If one takes the time to sync the timing of the body camera videos to the helicopter video (as this writer has done), here is what can be seen:
As the officers chase Clark into the back yard, they come into the open as they pass the northwest corner of the house which Clark has already passed. One officer can be seen immediately retreating to the cover of the corner of the house and pulling his partner back with him. At this moment, the officers — who have already ordered Clark to stop and show his hands at least twice — again issue those commands. Clark can clearly be seen advancing toward the officers. One officer issues the command yet again, immediately followed by “Gun! Gun! Gun!” Then the officers, with what they have every reasonable expectation to believe is an armed man closing the distance between himself and them, fire at Clark until he no longer poses a threat of imminent serious injury or death.
From the moment the officers take cover behind the corner of the house until they fire their first shots is less than four seconds.
It is also noteworthy that the video shows that Clark ran from the area where the 911 caller said the person who was smashing windows was hiding. He was also dressed exactly as the caller described him. So, while friends, family, BLM, and legislators paint a picture of Clark as a law-abiding, good citizen who was summarily executed by bad cops for the “crime” of being black, it just doesn’t wash. Clark appears to have been a criminal who refused to obey reasonable and lawful orders to stop and show his hands.

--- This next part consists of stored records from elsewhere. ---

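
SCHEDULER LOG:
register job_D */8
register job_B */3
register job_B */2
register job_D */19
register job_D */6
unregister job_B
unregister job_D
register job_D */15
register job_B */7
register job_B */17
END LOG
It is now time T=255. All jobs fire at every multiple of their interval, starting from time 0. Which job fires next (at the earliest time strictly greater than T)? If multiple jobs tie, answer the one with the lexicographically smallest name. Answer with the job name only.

Op 1: register job_D */8 -> active={job_D:*/8}
Op 2: register job_B */3 -> active={job_B:*/3, job_D:*/8}
Op 3: register job_B */2 -> active={job_B:*/2, job_D:*/8}
Op 4: register job_D */19 -> active={job_B:*/2, job_D:*/19}
Op 5: register job_D */6 -> active={job_B:*/2, job_D:*/6}
Op 6: unregister job_B -> active={job_D:*/6}
Op 7: unregister job_D -> active={}
Op 8: register job_D */15 -> active={job_D:*/15}
Op 9: register job_B */7 -> active={job_B:*/7, job_D:*/15}
Op 10: register job_B */17 -> active={job_B:*/17, job_D:*/15}
  job_B: interval 17, next fire after T=255 is 272
  job_D: interval 15, next fire after T=255 is 270
Earliest = 270, winner (lex tiebreak) = job_D

Answer: job_D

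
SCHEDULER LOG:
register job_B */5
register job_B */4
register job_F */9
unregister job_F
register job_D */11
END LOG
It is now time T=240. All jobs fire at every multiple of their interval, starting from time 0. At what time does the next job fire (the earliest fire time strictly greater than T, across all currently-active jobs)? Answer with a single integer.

Answer: 242

Derivation:
Op 1: register job_B */5 -> active={job_B:*/5}
Op 2: register job_B */4 -> active={job_B:*/4}
Op 3: register job_F */9 -> active={job_B:*/4, job_F:*/9}
Op 4: unregister job_F -> active={job_B:*/4}
Op 5: register job_D */11 -> active={job_B:*/4, job_D:*/11}
  job_B: interval 4, next fire after T=240 is 244
  job_D: interval 11, next fire after T=240 is 242
Earliest fire time = 242 (job job_D)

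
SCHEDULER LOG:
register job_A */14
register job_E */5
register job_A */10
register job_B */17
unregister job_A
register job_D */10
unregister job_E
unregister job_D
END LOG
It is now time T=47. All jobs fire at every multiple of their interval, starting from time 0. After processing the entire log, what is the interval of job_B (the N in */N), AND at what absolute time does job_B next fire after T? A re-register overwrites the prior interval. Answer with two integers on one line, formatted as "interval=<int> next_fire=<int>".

Op 1: register job_A */14 -> active={job_A:*/14}
Op 2: register job_E */5 -> active={job_A:*/14, job_E:*/5}
Op 3: register job_A */10 -> active={job_A:*/10, job_E:*/5}
Op 4: register job_B */17 -> active={job_A:*/10, job_B:*/17, job_E:*/5}
Op 5: unregister job_A -> active={job_B:*/17, job_E:*/5}
Op 6: register job_D */10 -> active={job_B:*/17, job_D:*/10, job_E:*/5}
Op 7: unregister job_E -> active={job_B:*/17, job_D:*/10}
Op 8: unregister job_D -> active={job_B:*/17}
Final interval of job_B = 17
Next fire of job_B after T=47: (47//17+1)*17 = 51

Answer: interval=17 next_fire=51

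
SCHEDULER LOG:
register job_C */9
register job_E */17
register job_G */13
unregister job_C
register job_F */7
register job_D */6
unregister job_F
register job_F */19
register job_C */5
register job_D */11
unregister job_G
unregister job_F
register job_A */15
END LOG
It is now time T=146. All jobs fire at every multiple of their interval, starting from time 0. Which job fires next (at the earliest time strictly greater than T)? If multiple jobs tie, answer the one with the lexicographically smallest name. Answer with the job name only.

Answer: job_A

Derivation:
Op 1: register job_C */9 -> active={job_C:*/9}
Op 2: register job_E */17 -> active={job_C:*/9, job_E:*/17}
Op 3: register job_G */13 -> active={job_C:*/9, job_E:*/17, job_G:*/13}
Op 4: unregister job_C -> active={job_E:*/17, job_G:*/13}
Op 5: register job_F */7 -> active={job_E:*/17, job_F:*/7, job_G:*/13}
Op 6: register job_D */6 -> active={job_D:*/6, job_E:*/17, job_F:*/7, job_G:*/13}
Op 7: unregister job_F -> active={job_D:*/6, job_E:*/17, job_G:*/13}
Op 8: register job_F */19 -> active={job_D:*/6, job_E:*/17, job_F:*/19, job_G:*/13}
Op 9: register job_C */5 -> active={job_C:*/5, job_D:*/6, job_E:*/17, job_F:*/19, job_G:*/13}
Op 10: register job_D */11 -> active={job_C:*/5, job_D:*/11, job_E:*/17, job_F:*/19, job_G:*/13}
Op 11: unregister job_G -> active={job_C:*/5, job_D:*/11, job_E:*/17, job_F:*/19}
Op 12: unregister job_F -> active={job_C:*/5, job_D:*/11, job_E:*/17}
Op 13: register job_A */15 -> active={job_A:*/15, job_C:*/5, job_D:*/11, job_E:*/17}
  job_A: interval 15, next fire after T=146 is 150
  job_C: interval 5, next fire after T=146 is 150
  job_D: interval 11, next fire after T=146 is 154
  job_E: interval 17, next fire after T=146 is 153
Earliest = 150, winner (lex tiebreak) = job_A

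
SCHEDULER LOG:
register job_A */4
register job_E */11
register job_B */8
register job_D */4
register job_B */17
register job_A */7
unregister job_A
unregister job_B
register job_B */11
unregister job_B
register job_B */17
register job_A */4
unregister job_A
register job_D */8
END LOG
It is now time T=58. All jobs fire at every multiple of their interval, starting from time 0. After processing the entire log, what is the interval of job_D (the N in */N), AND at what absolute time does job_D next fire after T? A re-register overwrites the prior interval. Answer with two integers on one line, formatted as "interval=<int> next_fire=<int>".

Answer: interval=8 next_fire=64

Derivation:
Op 1: register job_A */4 -> active={job_A:*/4}
Op 2: register job_E */11 -> active={job_A:*/4, job_E:*/11}
Op 3: register job_B */8 -> active={job_A:*/4, job_B:*/8, job_E:*/11}
Op 4: register job_D */4 -> active={job_A:*/4, job_B:*/8, job_D:*/4, job_E:*/11}
Op 5: register job_B */17 -> active={job_A:*/4, job_B:*/17, job_D:*/4, job_E:*/11}
Op 6: register job_A */7 -> active={job_A:*/7, job_B:*/17, job_D:*/4, job_E:*/11}
Op 7: unregister job_A -> active={job_B:*/17, job_D:*/4, job_E:*/11}
Op 8: unregister job_B -> active={job_D:*/4, job_E:*/11}
Op 9: register job_B */11 -> active={job_B:*/11, job_D:*/4, job_E:*/11}
Op 10: unregister job_B -> active={job_D:*/4, job_E:*/11}
Op 11: register job_B */17 -> active={job_B:*/17, job_D:*/4, job_E:*/11}
Op 12: register job_A */4 -> active={job_A:*/4, job_B:*/17, job_D:*/4, job_E:*/11}
Op 13: unregister job_A -> active={job_B:*/17, job_D:*/4, job_E:*/11}
Op 14: register job_D */8 -> active={job_B:*/17, job_D:*/8, job_E:*/11}
Final interval of job_D = 8
Next fire of job_D after T=58: (58//8+1)*8 = 64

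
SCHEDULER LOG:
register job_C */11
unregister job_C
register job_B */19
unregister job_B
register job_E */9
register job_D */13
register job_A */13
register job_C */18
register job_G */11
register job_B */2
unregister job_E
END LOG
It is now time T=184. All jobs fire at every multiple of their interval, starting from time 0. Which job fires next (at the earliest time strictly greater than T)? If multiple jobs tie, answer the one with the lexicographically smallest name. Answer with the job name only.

Op 1: register job_C */11 -> active={job_C:*/11}
Op 2: unregister job_C -> active={}
Op 3: register job_B */19 -> active={job_B:*/19}
Op 4: unregister job_B -> active={}
Op 5: register job_E */9 -> active={job_E:*/9}
Op 6: register job_D */13 -> active={job_D:*/13, job_E:*/9}
Op 7: register job_A */13 -> active={job_A:*/13, job_D:*/13, job_E:*/9}
Op 8: register job_C */18 -> active={job_A:*/13, job_C:*/18, job_D:*/13, job_E:*/9}
Op 9: register job_G */11 -> active={job_A:*/13, job_C:*/18, job_D:*/13, job_E:*/9, job_G:*/11}
Op 10: register job_B */2 -> active={job_A:*/13, job_B:*/2, job_C:*/18, job_D:*/13, job_E:*/9, job_G:*/11}
Op 11: unregister job_E -> active={job_A:*/13, job_B:*/2, job_C:*/18, job_D:*/13, job_G:*/11}
  job_A: interval 13, next fire after T=184 is 195
  job_B: interval 2, next fire after T=184 is 186
  job_C: interval 18, next fire after T=184 is 198
  job_D: interval 13, next fire after T=184 is 195
  job_G: interval 11, next fire after T=184 is 187
Earliest = 186, winner (lex tiebreak) = job_B

Answer: job_B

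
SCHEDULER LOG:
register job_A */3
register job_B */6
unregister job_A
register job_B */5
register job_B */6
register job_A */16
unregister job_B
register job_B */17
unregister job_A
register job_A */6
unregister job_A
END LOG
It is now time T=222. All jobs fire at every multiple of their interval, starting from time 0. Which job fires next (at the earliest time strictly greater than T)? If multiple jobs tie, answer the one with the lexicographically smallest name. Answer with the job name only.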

He made the decisions he made and the officers made their decisions in response.
He had plenty of time to act; they had four seconds to react.
So, these two officers — these two human persons — have a mere four seconds to make a decision with life and death hanging in the balance as a criminal with something black in his hand continues to advance on them despite their repeated orders to stop and show his hands.
And while liberals line up to tar and feather these officers — these human persons — for making the decision they did, the reality is that the ability to make decisions is what society needs in good police officers. The human element is what makes policing work in the first place. After all, police officers are — first and foremost — human persons who risk life and limb to protect other human persons.
One is left to wonder what any of the legislators pushing this bill or their ACLU handlers would have done in those four seconds. Likely, they would have learned the same lesson an anti-cop civil rights leader in Phoenix learned in 2015. Only they would not have been fortunate enough to have it be a training session they could walk away from after learning that lesson.
A “necessary force” law would remove — or penalize — the human element. It would require that officers are able to weigh every possible contingency and — with clairvoyant perfection — predict which one is the “necessary” one.
This writer consulted with retired Henrico, Virginia, Police Sergeant John Slater for this article.